The Dancing on the Edge Festival began its next quarter century last night at the Firehall with an opening performance by Ottawa Dance Directive (ODD). Founded in 2010 as an incubator and presenter of new work, ODD created a splash at the 2012 Canada Dance Festival with the premiere of resident choreographer Yvonne Coutts' Fracture and guest choreographer Tedd Robinson's Trembleherd Bells. Both of the works, slightly re-conceived, were on the program last night, alongside a new work for the company by Vancouver-based choreographer Noam Gagnon called sho me wut u gut.

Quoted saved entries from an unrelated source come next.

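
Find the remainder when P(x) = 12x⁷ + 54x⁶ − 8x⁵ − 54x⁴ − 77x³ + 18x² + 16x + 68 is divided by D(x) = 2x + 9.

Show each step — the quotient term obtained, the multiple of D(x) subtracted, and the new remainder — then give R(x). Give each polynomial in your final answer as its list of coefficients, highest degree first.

R = [-4]

Step 1: lead(12x⁷ + 54x⁶ − 8x⁵ − 54x⁴ − 77x³ + 18x² + 16x + 68) ÷ lead(D) = 12x⁷ ÷ 2x = 6x⁶. Subtract (6x⁶)·D = 12x⁷ + 54x⁶. Remainder: −8x⁵ − 54x⁴ − 77x³ + 18x² + 16x + 68.
Step 2: lead(−8x⁵ − 54x⁴ − 77x³ + 18x² + 16x + 68) ÷ lead(D) = −8x⁵ ÷ 2x = −4x⁴. Subtract (−4x⁴)·D = −8x⁵ − 36x⁴. Remainder: −18x⁴ − 77x³ + 18x² + 16x + 68.
Step 3: lead(−18x⁴ − 77x³ + 18x² + 16x + 68) ÷ lead(D) = −18x⁴ ÷ 2x = −9x³. Subtract (−9x³)·D = −18x⁴ − 81x³. Remainder: 4x³ + 18x² + 16x + 68.
Step 4: lead(4x³ + 18x² + 16x + 68) ÷ lead(D) = 4x³ ÷ 2x = 2x². Subtract (2x²)·D = 4x³ + 18x². Remainder: 16x + 68.
Step 5: lead(16x + 68) ÷ lead(D) = 16x ÷ 2x = 8. Subtract (8)·D = 16x + 72. Remainder: −4.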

One wonders if the development of the last piece influenced some of the choices made in the remounting of the first two. For, while all three works are very different with respect to their movement vocabularies, there is a tonal/thematic/narrative through-line to the evening that unfortunately casts something of a homogenous sameness over the proceedings: lots of hair being whipped around; lots of bodies falling to the floor for no apparent reason; lots of bare flesh. To be sure, we are alerted to such behind-the-scenes connections at the top of the first piece. Company member Riley Sims, munching from a bag of candies, walks on stage with Jasmine Inns and Marilou Lépine--both wearing full-length evening gowns--and announces that while we may have been expecting a duet (as Coutts had originally choreographed Fracture), the company recently received some more money; hence his presence. Sims seems mostly to have been added as a talking head, commenting not just on what we are watching, but (as per my earlier speculations) hinting at what we can expect to see later on in the program (via a reference to an earlier working title for Gagnon's piece). Indeed, Sims labours for most of the piece to insert himself within the closed intimacy of the female dancers' world: at first humourously by miscounting the beats of their unison movement (and getting his face slapped); then more aggressively by picking up and moving Inns' gyrating body about the dance floor; and at last sensuously by stripping to his underwear and attempting to mimic the women's swaying hips, languorous arm waves, and joyous jumps. However, the women never fully include Sims in their world, which reads like a compendium of the mysteries of sisterly bonds: from the virtuosic synchronicity of hand-clapping games, to the out-of-nowhere perplexity of mean girl shoves, and the restorative grace of womanly partnering. Given this, and given that the real dance focus of the piece is on the women, my question is why we need Sims at all. If one is trying to concentrate on the movement, he is mostly a distraction.
In Robinson's Trembleherd Bells, Sims, Inns, and Lépine are joined by Charles Cardin-Bourbeau and Simon Renaud. As the curtains part, the dancers, clad in white, are all clumped together upstage; downstage a collection of cowbells has been arranged. Renaud, shirtless and holding a book, appears to be the leader of the group, whom we are wont to read as cult-like followers in search of spiritual and physical direction. Inevitably, that search propels the dancers towards the cowbells; however, once the first bell is rung, the limited cohesion that seems to have existed in the dancers' collective aimlessness is sundered, as bodies disperse about the stage, resist each other's embrace and, eventually, descend into solitary paroxysms. In Sims' case, this means a full-body twitching downstage centre that can only be stilled by a final ringing of one of those bells. Needless to say, I was grateful for the blackout that followed.
The exploration of sexual and social bonds that I have, albeit retrospectively, been reading into the first two pieces owes much to Gagnon's concluding sho me wut u gut, which wears (quite literally) its in-your-face attitude on its dancers' well-cut sleeves. Mind you, the men's shirts and the women's blouses--along with their pants, skirts, dress shoes, stiletto heels, and of course underwear--will all eventually come off by the end of the piece, with the five company members engaging in various same-sex and opposite-sex couplings, bodily gropings, animalistic howlings and, just because, dry humpings of the floor. Not that we don't also see moving moments of tenderness, not to mention some sublime group dancing. Indeed, at times during the piece I was reminded of what so captivated me about Gagnon and partner Dana Gingras' trademark choreography for The Holy Body Tattoo: high energy and highly physical unison movement performed by talented young dancers to pulsating music. It's hard to concentrate on that or any kind of movement technique when dancers' clothes start coming off (as Arlene Croce has famously written, in what might be taken as a ballerina's credo for never removing her tights, on stage it is the arabesque that is real, not the leg executing it). Which is not to say that nakedness in dance doesn't have its place (Alistair McCaulay has written perceptively on the topic--referencing Croce--in the New York Times), or that it cannot also be referenced in a smart and self-reflexive way (as in Frédérick Gravel's Usually Beauty Fails, which played the PuSh Festival this past year, and which I wrote about here). But the nudity as an end point in Gagnon's piece was so belaboured and so obvious that for me it actually got in the way of seeing the movement. Like Sims in Coutts' Fracture, it was a distraction.